The Masjid-al-Tawhid mosque in Leyton High Road appeared in Undercover Mosque, a Channel 4 Dispatches documentary screened last week.
The programme focused on extremist preachers encouraging congregations to practise violence against women, homosexuals and non-Muslims. Among those featured was Shaykh Suhaib Hassan, senior Imam at Masjid-al-Tawhid.
He was quoted predicting the establishment of an Islamic state under Sharia law and detailing some of the extreme punishments, such as flogging of drunkards, that would be carried out in such a state.
Shaykh Hassan says, however, that his remarks were taken out of context, and that he has never said Sharia law would be appropriate for Britain.
"Britain is a democracy, and I have said many times that Muslims should participate in elections. It is a good system," he said.
"Why blame a western country for not implementing Sharia law when Muslim states like Pakistan do not?"
Shaykh Hassan is also unhappy at being associated with more extreme imams who preach brutality and violent jihad.

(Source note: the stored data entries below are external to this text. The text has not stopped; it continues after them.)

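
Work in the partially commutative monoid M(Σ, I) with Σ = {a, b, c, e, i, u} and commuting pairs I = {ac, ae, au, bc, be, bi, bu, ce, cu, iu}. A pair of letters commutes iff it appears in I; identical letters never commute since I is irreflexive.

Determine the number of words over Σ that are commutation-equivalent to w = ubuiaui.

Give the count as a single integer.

0(u) covers ∅
1(b) covers ∅
2(u) covers 0:u
3(i) covers ∅
4(a) covers 1:b, 3:i
5(u) covers 2:u
6(i) covers 4:a
floor of heap: 0:u, 1:b, 3:i
completions by unplaced set U, small U first (add the entries for U minus each lowest piece of U):
  |U|=1: {5}:1  {6}:1
  |U|=2: {2,5}:1  {4,6}:1  {5,6}:2
  |U|=3: {0,2,5}:1  {1,4,6}:1  {2,5,6}:3  {3,4,6}:1  {4,5,6}:3
  |U|=4: {0,2,5,6}:4  {1,3,4,6}:2  {1,4,5,6}:4  {2,4,5,6}:6  {3,4,5,6}:4
  |U|=5: {0,2,4,5,6}:10  {1,2,4,5,6}:10  {1,3,4,5,6}:10  {2,3,4,5,6}:10
  start at 0(u): 30
  start at 1(b): 20
  start at 3(i): 20
sum over floor = 70

70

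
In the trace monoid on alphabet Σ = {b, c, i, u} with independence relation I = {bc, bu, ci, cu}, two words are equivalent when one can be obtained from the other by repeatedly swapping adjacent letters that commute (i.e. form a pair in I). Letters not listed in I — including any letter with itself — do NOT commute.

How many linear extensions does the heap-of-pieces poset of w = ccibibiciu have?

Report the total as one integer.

piece 0:c — minimal
piece 1:c rests on {0:c}
piece 2:i — minimal
piece 3:b rests on {2:i}
piece 4:i rests on {3:b}
piece 5:b rests on {4:i}
piece 6:i rests on {5:b}
piece 7:c rests on {1:c}
piece 8:i rests on {6:i}
piece 9:u rests on {8:i}
minimal pieces: {0:c, 2:i}
ways to finish when only these pieces remain (= sum over removing one remaining piece with nothing left below it):
  1 left: {7}→1  {9}→1
  2 left: {1,7}→1  {7,9}→2  {8,9}→1
  3 left: {0,1,7}→1  {1,7,9}→3  {6,8,9}→1  {7,8,9}→3
  4 left: {0,1,7,9}→4  {1,7,8,9}→6  {5,6,8,9}→1  {6,7,8,9}→4
  5 left: {0,1,7,8,9}→10  {1,6,7,8,9}→10  {4,5,6,8,9}→1  {5,6,7,8,9}→5
  6 left: {0,1,6,7,8,9}→20  {1,5,6,7,8,9}→15  {3,4,5,6,8,9}→1  {4,5,6,7,8,9}→6
  7 left: {0,1,5,6,7,8,9}→35  {1,4,5,6,7,8,9}→21  {2,3,4,5,6,8,9}→1  {3,4,5,6,7,8,9}→7
  8 left: {0,1,4,5,6,7,8,9}→56  {1,3,4,5,6,7,8,9}→28  {2,3,4,5,6,7,8,9}→8
  placing 0:c first → 36 extensions
  placing 2:i first → 84 extensions
total linear extensions = 120

120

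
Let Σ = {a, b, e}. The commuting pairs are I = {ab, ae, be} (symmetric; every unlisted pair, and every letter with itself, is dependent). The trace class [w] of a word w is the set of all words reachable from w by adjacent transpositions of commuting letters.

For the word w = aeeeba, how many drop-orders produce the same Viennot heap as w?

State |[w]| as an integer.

0(a) covers ∅
1(e) covers ∅
2(e) covers 1:e
3(e) covers 2:e
4(b) covers ∅
5(a) covers 0:a
floor of heap: 0:a, 1:e, 4:b
completions by unplaced set U, small U first (add the entries for U minus each lowest piece of U):
  |U|=1: {3}:1  {4}:1  {5}:1
  |U|=2: {0,5}:1  {2,3}:1  {3,4}:2  {3,5}:2  {4,5}:2
  |U|=3: {0,3,5}:3  {0,4,5}:3  {1,2,3}:1  {2,3,4}:3  {2,3,5}:3  {3,4,5}:6
  |U|=4: {0,2,3,5}:6  {0,3,4,5}:12  {1,2,3,4}:4  {1,2,3,5}:4  {2,3,4,5}:12
  start at 0(a): 20
  start at 1(e): 30
  start at 4(b): 10
sum over floor = 60

60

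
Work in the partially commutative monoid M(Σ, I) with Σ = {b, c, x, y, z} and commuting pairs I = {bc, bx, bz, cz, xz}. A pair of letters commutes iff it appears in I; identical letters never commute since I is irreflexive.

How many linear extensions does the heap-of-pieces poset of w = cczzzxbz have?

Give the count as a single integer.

piece 0:c — minimal
piece 1:c rests on {0:c}
piece 2:z — minimal
piece 3:z rests on {2:z}
piece 4:z rests on {3:z}
piece 5:x rests on {1:c}
piece 6:b — minimal
piece 7:z rests on {4:z}
minimal pieces: {0:c, 2:z, 6:b}
ways to finish when only these pieces remain (= sum over removing one remaining piece with nothing left below it):
  1 left: {5}→1  {6}→1  {7}→1
  2 left: {1,5}→1  {4,7}→1  {5,6}→2  {5,7}→2  {6,7}→2
  3 left: {0,1,5}→1  {1,5,6}→3  {1,5,7}→3  {3,4,7}→1  {4,5,7}→3  {4,6,7}→3  {5,6,7}→6
  4 left: {0,1,5,6}→4  {0,1,5,7}→4  {1,4,5,7}→6  {1,5,6,7}→12  {2,3,4,7}→1  {3,4,5,7}→4  {3,4,6,7}→4  {4,5,6,7}→12
  5 left: {0,1,4,5,7}→10  {0,1,5,6,7}→20  {1,3,4,5,7}→10  {1,4,5,6,7}→30  {2,3,4,5,7}→5  {2,3,4,6,7}→5  {3,4,5,6,7}→20
  6 left: {0,1,3,4,5,7}→20  {0,1,4,5,6,7}→60  {1,2,3,4,5,7}→15  {1,3,4,5,6,7}→60  {2,3,4,5,6,7}→30
  placing 0:c first → 105 extensions
  placing 2:z first → 140 extensions
  placing 6:b first → 35 extensions
total linear extensions = 280

280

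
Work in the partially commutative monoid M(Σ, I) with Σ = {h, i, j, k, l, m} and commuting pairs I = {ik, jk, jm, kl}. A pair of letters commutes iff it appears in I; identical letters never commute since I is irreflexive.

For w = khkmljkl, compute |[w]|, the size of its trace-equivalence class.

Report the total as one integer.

4

drop 0:k onto floor
drop 1:h onto {0:k}
drop 2:k onto {1:h}
drop 3:m onto {2:k}
drop 4:l onto {3:m}
drop 5:j onto {4:l}
drop 6:k onto {3:m}
drop 7:l onto {5:j}
ground layer = {0:k}
drop-orders for the pieces not yet dropped (sum over which currently-grounded one goes next):
  1 to go: {6} 1  {7} 1
  2 to go: {5,7} 1  {6,7} 2
  3 to go: {4,5,7} 1  {5,6,7} 3
  4 to go: {4,5,6,7} 4
  5 to go: {3,4,5,6,7} 4
  6 to go: {2,3,4,5,6,7} 4
  if 0:k drops first: 4 orders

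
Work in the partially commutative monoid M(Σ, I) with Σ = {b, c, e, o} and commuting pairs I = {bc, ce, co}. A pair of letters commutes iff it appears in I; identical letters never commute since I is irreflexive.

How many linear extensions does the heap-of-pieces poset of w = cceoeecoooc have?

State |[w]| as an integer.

0(c) covers ∅
1(c) covers 0:c
2(e) covers ∅
3(o) covers 2:e
4(e) covers 3:o
5(e) covers 4:e
6(c) covers 1:c
7(o) covers 5:e
8(o) covers 7:o
9(o) covers 8:o
10(c) covers 6:c
floor of heap: 0:c, 2:e
completions by unplaced set U, small U first (add the entries for U minus each lowest piece of U):
  |U|=1: {9}:1  {10}:1
  |U|=2: {6,10}:1  {8,9}:1  {9,10}:2
  |U|=3: {1,6,10}:1  {6,9,10}:3  {7,8,9}:1  {8,9,10}:3
  |U|=4: {0,1,6,10}:1  {1,6,9,10}:4  {5,7,8,9}:1  {6,8,9,10}:6  {7,8,9,10}:4
  |U|=5: {0,1,6,9,10}:5  {1,6,8,9,10}:10  {4,5,7,8,9}:1  {5,7,8,9,10}:5  {6,7,8,9,10}:10
  |U|=6: {0,1,6,8,9,10}:15  {1,6,7,8,9,10}:20  {3,4,5,7,8,9}:1  {4,5,7,8,9,10}:6  {5,6,7,8,9,10}:15
  |U|=7: {0,1,6,7,8,9,10}:35  {1,5,6,7,8,9,10}:35  {2,3,4,5,7,8,9}:1  {3,4,5,7,8,9,10}:7  {4,5,6,7,8,9,10}:21
  |U|=8: {0,1,5,6,7,8,9,10}:70  {1,4,5,6,7,8,9,10}:56  {2,3,4,5,7,8,9,10}:8  {3,4,5,6,7,8,9,10}:28
  |U|=9: {0,1,4,5,6,7,8,9,10}:126  {1,3,4,5,6,7,8,9,10}:84  {2,3,4,5,6,7,8,9,10}:36
  start at 0(c): 120
  start at 2(e): 210
sum over floor = 330

330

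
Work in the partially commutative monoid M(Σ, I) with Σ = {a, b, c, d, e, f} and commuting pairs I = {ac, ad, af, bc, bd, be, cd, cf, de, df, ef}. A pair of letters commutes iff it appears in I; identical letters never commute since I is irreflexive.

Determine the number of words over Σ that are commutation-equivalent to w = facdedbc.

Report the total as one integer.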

"It was a gross misrepresentation. We don't say kill the Jews, kill the Christians, it's nonsense," he told the Guardian.
Shaykh Hassan's son, Dr Osama Hassan, is Imam and vice-chair of the trustees at Masjid-al-Tawhid.

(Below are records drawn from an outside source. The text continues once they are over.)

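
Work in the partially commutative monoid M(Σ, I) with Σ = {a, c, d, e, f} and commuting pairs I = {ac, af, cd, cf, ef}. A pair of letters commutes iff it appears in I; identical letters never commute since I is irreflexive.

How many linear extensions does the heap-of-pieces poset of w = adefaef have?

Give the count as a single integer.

#0=a has no predecessor
#1=d depends on [0:a]
#2=e depends on [1:d]
#3=f depends on [1:d]
#4=a depends on [2:e]
#5=e depends on [4:a]
#6=f depends on [3:f]
sources: [0:a]
N(rest) = Σ N(rest − s) over sources s of rest; N(one piece) = 1:
  size 1 → [5]=1  [6]=1
  size 2 → [3,6]=1  [4,5]=1  [5,6]=2
  size 3 → [2,4,5]=1  [3,5,6]=3  [4,5,6]=3
  size 4 → [2,4,5,6]=4  [3,4,5,6]=6
  size 5 → [2,3,4,5,6]=10
  first=0(a) contributes 10

10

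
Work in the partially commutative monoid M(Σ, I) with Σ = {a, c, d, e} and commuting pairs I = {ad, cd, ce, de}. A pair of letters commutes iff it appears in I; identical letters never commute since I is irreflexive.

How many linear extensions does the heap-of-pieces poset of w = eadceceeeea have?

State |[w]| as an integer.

drop 0:e onto floor
drop 1:a onto {0:e}
drop 2:d onto floor
drop 3:c onto {1:a}
drop 4:e onto {1:a}
drop 5:c onto {3:c}
drop 6:e onto {4:e}
drop 7:e onto {6:e}
drop 8:e onto {7:e}
drop 9:e onto {8:e}
drop 10:a onto {5:c, 9:e}
ground layer = {0:e, 2:d}
drop-orders for the pieces not yet dropped (sum over which currently-grounded one goes next):
  1 to go: {2} 1  {10} 1
  2 to go: {2,10} 2  {5,10} 1  {9,10} 1
  3 to go: {2,5,10} 3  {2,9,10} 3  {3,5,10} 1  {5,9,10} 2  {8,9,10} 1
  4 to go: {2,3,5,10} 4  {2,5,9,10} 8  {2,8,9,10} 4  {3,5,9,10} 3  {5,8,9,10} 3  {7,8,9,10} 1
  5 to go: {2,3,5,9,10} 15  {2,5,8,9,10} 15  {2,7,8,9,10} 5  {3,5,8,9,10} 6  {5,7,8,9,10} 4  {6,7,8,9,10} 1
  6 to go: {2,3,5,8,9,10} 36  {2,5,7,8,9,10} 24  {2,6,7,8,9,10} 6  {3,5,7,8,9,10} 10  {4,6,7,8,9,10} 1  {5,6,7,8,9,10} 5
  7 to go: {2,3,5,7,8,9,10} 70  {2,4,6,7,8,9,10} 7  {2,5,6,7,8,9,10} 35  {3,5,6,7,8,9,10} 15  {4,5,6,7,8,9,10} 6
  8 to go: {2,3,5,6,7,8,9,10} 120  {2,4,5,6,7,8,9,10} 48  {3,4,5,6,7,8,9,10} 21
  9 to go: {1,3,4,5,6,7,8,9,10} 21  {2,3,4,5,6,7,8,9,10} 189
  if 0:e drops first: 210 orders
  if 2:d drops first: 21 orders
heap linearizations: 231

231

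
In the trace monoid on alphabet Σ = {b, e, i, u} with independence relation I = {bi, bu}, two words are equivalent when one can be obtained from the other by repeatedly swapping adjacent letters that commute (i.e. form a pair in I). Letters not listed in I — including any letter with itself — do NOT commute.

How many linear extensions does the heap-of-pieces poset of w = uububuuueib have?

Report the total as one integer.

56

#0=u has no predecessor
#1=u depends on [0:u]
#2=b has no predecessor
#3=u depends on [1:u]
#4=b depends on [2:b]
#5=u depends on [3:u]
#6=u depends on [5:u]
#7=u depends on [6:u]
#8=e depends on [4:b, 7:u]
#9=i depends on [8:e]
#10=b depends on [8:e]
sources: [0:u, 2:b]
N(rest) = Σ N(rest − s) over sources s of rest; N(one piece) = 1:
  size 1 → [9]=1  [10]=1
  size 2 → [9,10]=2
  size 3 → [8,9,10]=2
  size 4 → [4,8,9,10]=2  [7,8,9,10]=2
  size 5 → [2,4,8,9,10]=2  [4,7,8,9,10]=4  [6,7,8,9,10]=2
  size 6 → [2,4,7,8,9,10]=6  [4,6,7,8,9,10]=6  [5,6,7,8,9,10]=2
  size 7 → [2,4,6,7,8,9,10]=12  [3,5,6,7,8,9,10]=2  [4,5,6,7,8,9,10]=8
  size 8 → [1,3,5,6,7,8,9,10]=2  [2,4,5,6,7,8,9,10]=20  [3,4,5,6,7,8,9,10]=10
  size 9 → [0,1,3,5,6,7,8,9,10]=2  [1,3,4,5,6,7,8,9,10]=12  [2,3,4,5,6,7,8,9,10]=30
  first=0(u) contributes 42
  first=2(b) contributes 14
|[w]| = 56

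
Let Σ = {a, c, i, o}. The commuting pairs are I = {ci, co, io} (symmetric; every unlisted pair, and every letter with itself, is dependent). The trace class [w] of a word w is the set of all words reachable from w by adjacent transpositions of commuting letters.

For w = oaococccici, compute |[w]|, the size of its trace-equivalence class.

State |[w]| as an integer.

756

0(o) covers ∅
1(a) covers 0:o
2(o) covers 1:a
3(c) covers 1:a
4(o) covers 2:o
5(c) covers 3:c
6(c) covers 5:c
7(c) covers 6:c
8(i) covers 1:a
9(c) covers 7:c
10(i) covers 8:i
floor of heap: 0:o
completions by unplaced set U, small U first (add the entries for U minus each lowest piece of U):
  |U|=1: {4}:1  {9}:1  {10}:1
  |U|=2: {2,4}:1  {4,9}:2  {4,10}:2  {7,9}:1  {8,10}:1  {9,10}:2
  |U|=3: {2,4,9}:3  {2,4,10}:3  {4,7,9}:3  {4,8,10}:3  {4,9,10}:6  {6,7,9}:1  {7,9,10}:3  {8,9,10}:3
  |U|=4: {2,4,7,9}:6  {2,4,8,10}:6  {2,4,9,10}:12  {4,6,7,9}:4  {4,7,9,10}:12  {4,8,9,10}:12  {5,6,7,9}:1  {6,7,9,10}:4  {7,8,9,10}:6
  |U|=5: {2,4,6,7,9}:10  {2,4,7,9,10}:30  {2,4,8,9,10}:30  {3,5,6,7,9}:1  {4,5,6,7,9}:5  {4,6,7,9,10}:20  {4,7,8,9,10}:30  {5,6,7,9,10}:5  {6,7,8,9,10}:10
  |U|=6: {2,4,5,6,7,9}:15  {2,4,6,7,9,10}:60  {2,4,7,8,9,10}:90  {3,4,5,6,7,9}:6  {3,5,6,7,9,10}:6  {4,5,6,7,9,10}:30  {4,6,7,8,9,10}:60  {5,6,7,8,9,10}:15
  |U|=7: {2,3,4,5,6,7,9}:21  {2,4,5,6,7,9,10}:105  {2,4,6,7,8,9,10}:210  {3,4,5,6,7,9,10}:42  {3,5,6,7,8,9,10}:21  {4,5,6,7,8,9,10}:105
  |U|=8: {2,3,4,5,6,7,9,10}:168  {2,4,5,6,7,8,9,10}:420  {3,4,5,6,7,8,9,10}:168
  |U|=9: {2,3,4,5,6,7,8,9,10}:756
  start at 0(o): 756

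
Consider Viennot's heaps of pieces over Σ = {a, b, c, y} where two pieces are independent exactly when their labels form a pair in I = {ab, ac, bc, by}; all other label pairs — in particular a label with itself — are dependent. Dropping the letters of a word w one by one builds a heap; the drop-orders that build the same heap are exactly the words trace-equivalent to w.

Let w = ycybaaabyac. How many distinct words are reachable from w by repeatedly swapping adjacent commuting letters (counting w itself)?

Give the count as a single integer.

110

0(y) covers ∅
1(c) covers 0:y
2(y) covers 1:c
3(b) covers ∅
4(a) covers 2:y
5(a) covers 4:a
6(a) covers 5:a
7(b) covers 3:b
8(y) covers 6:a
9(a) covers 8:y
10(c) covers 8:y
floor of heap: 0:y, 3:b
completions by unplaced set U, small U first (add the entries for U minus each lowest piece of U):
  |U|=1: {7}:1  {9}:1  {10}:1
  |U|=2: {3,7}:1  {7,9}:2  {7,10}:2  {9,10}:2
  |U|=3: {3,7,9}:3  {3,7,10}:3  {7,9,10}:6  {8,9,10}:2
  |U|=4: {3,7,9,10}:12  {6,8,9,10}:2  {7,8,9,10}:8
  |U|=5: {3,7,8,9,10}:20  {5,6,8,9,10}:2  {6,7,8,9,10}:10
  |U|=6: {3,6,7,8,9,10}:30  {4,5,6,8,9,10}:2  {5,6,7,8,9,10}:12
  |U|=7: {2,4,5,6,8,9,10}:2  {3,5,6,7,8,9,10}:42  {4,5,6,7,8,9,10}:14
  |U|=8: {1,2,4,5,6,8,9,10}:2  {2,4,5,6,7,8,9,10}:16  {3,4,5,6,7,8,9,10}:56
  |U|=9: {0,1,2,4,5,6,8,9,10}:2  {1,2,4,5,6,7,8,9,10}:18  {2,3,4,5,6,7,8,9,10}:72
  start at 0(y): 90
  start at 3(b): 20
sum over floor = 110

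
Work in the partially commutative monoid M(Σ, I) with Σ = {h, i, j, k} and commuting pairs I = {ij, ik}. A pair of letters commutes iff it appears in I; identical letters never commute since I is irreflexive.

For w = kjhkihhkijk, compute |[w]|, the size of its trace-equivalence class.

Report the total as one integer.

8

drop 0:k onto floor
drop 1:j onto {0:k}
drop 2:h onto {1:j}
drop 3:k onto {2:h}
drop 4:i onto {2:h}
drop 5:h onto {3:k, 4:i}
drop 6:h onto {5:h}
drop 7:k onto {6:h}
drop 8:i onto {6:h}
drop 9:j onto {7:k}
drop 10:k onto {9:j}
ground layer = {0:k}
drop-orders for the pieces not yet dropped (sum over which currently-grounded one goes next):
  1 to go: {8} 1  {10} 1
  2 to go: {8,10} 2  {9,10} 1
  3 to go: {7,9,10} 1  {8,9,10} 3
  4 to go: {7,8,9,10} 4
  5 to go: {6,7,8,9,10} 4
  6 to go: {5,6,7,8,9,10} 4
  7 to go: {3,5,6,7,8,9,10} 4  {4,5,6,7,8,9,10} 4
  8 to go: {3,4,5,6,7,8,9,10} 8
  9 to go: {2,3,4,5,6,7,8,9,10} 8
  if 0:k drops first: 8 orders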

He said he believed that sectarian tensions within Islam were being played out in the documentary, with the filmmakers siding with Sufi Muslims against followers of the conservative Wahabi and Salafi traditions, such as those who attend Masjid-al-Tawhid.
Dr Hassan said his father may have been singled out because he is secretary general at the Islamic Sharia Council and consultant to the Saudi Arabian embassy on religious matters.
He said that while extremists such as Abu Izzadeen (formerly Omar Brooks), who lives in Leytonstone, can pray at Masjid-al-Tawhid, they cannot lead worship there.
Dr Hassan, who has featured on Channel 4 previously as a panelist commenting on moral dilemmas, added that he saw little contradiction between British and Muslim values.
Masjid-al-Tawhid was also featured in The War Within, another documentary screened by CNN during the weekend, which also tackled the subject of Islamic extremism in Britain.
But CNN held up Masjid-al-Tawhid as an example of a mosque able to practise a traditional form of Islam without withdrawing from the wider community.
A spokesman for Hardcash Productions, producers of Undercover Mosque, did not accept that Shaykh Hassan's remarks were taken out of context and said Wahabism was inherently intolerant.
The spokesman said: "It was an investigation into the extent to which Wahabism has penetrated Islam in this country."
A Channel 4 spokesman said not all the academics quoted in the documentary were Sufis and added that it had been made because of concerns among the British Muslim community.